Have you ever had one of those days where you just wished that you were somebody else? I have. I’ve actually had a week of desiring to be someone else. This week I wished that I were prettier, desirable, less of a tomboy, and a whole lot less buddy buddy with guys. Although my friends tried to point out my worth to me, and they reminded me that, in the words of my mother “beauty is only skin deep, and some people ought to be skinned” I still wished I was anyone but Cassandra Joy Lauer.
I guess that is one way to feel when God is testing you with fire. I faced two trials this week, and I didn’t do so hot in either one of them. This weekend, I lost a best friend, and if I had kept my act up, I have a feeling that I would have lost a second one. I was so self-absorbed. I was hurting. And multiple times I would look myself in a mirror and say over and over again “I hate you.” I would whisper it to myself, but I would also scream it, making sure that I believed those words. I hated myself for the things that I had done, and the things I had to do.
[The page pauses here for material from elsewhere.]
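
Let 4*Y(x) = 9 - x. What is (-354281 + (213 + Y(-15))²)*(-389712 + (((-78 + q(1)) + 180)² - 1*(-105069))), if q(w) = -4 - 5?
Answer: 84542482080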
But today, today I realized something. I was in the pool with my brothers, and I was just thinking this week over. I thought my whole life over, actually. I started by thinking, what if I had taken ballet instead of karate as a kid. Then maybe I’d be graceful and peaceful, maybe I’d have a thinner body, instead of that of a basketball player’s. Like that even matters, but in the course of wanting to be someone else, in the course of wishing that I were prettier and desirable, it does. I thought, maybe then I would dress nicer, and maybe I’d not be so buddy buddy with guys, and instead get along better with females. Then maybe I would be more desirable. I thought about how when I get home from vacation, I could start actually wearing makeup again, like every other girl. I thought about dressing fancier than just shorts and a tee shirt. You see, in the midst of my trials, I started thinking that the only way I would ever be loved was if I looked like a model, or at least like the average young adult, and that was a lie from the devil. I am very much loved, and if I started dressing and acting like the rest of the world, then Cassandra Lauer would disappear. I would just be one among the millions. And if someone loves you for being just like the rest of the world, or at least for being how society says we should look, then what is love? Love would just be artificial and fake. Love would not exist. It would just be flattery, and to be frank, it would be boring. If one is just like the rest of the world, then there is nothing special about the person you love. Nothing that makes them unique. And so being like the typical female, is not the magical formula to finding true, lasting love. Being yourself is.
So while I was thinking about this, I can to the conclusion that if I were to follow the world’s standards of what is pretty, and if I were to change myself to be that kind of person, then I would not be equip to do what God has called me to do. I would never be ready to open up a Christian theater for inner city kids. I would never be ready to be a wife and a mother either, because I would be too focused on my appearance and would miss my opportunities. God has placed you on this earth for a special purpose. Don’t miss it by listening to the world and following their standards instead of listening to God and following His standards.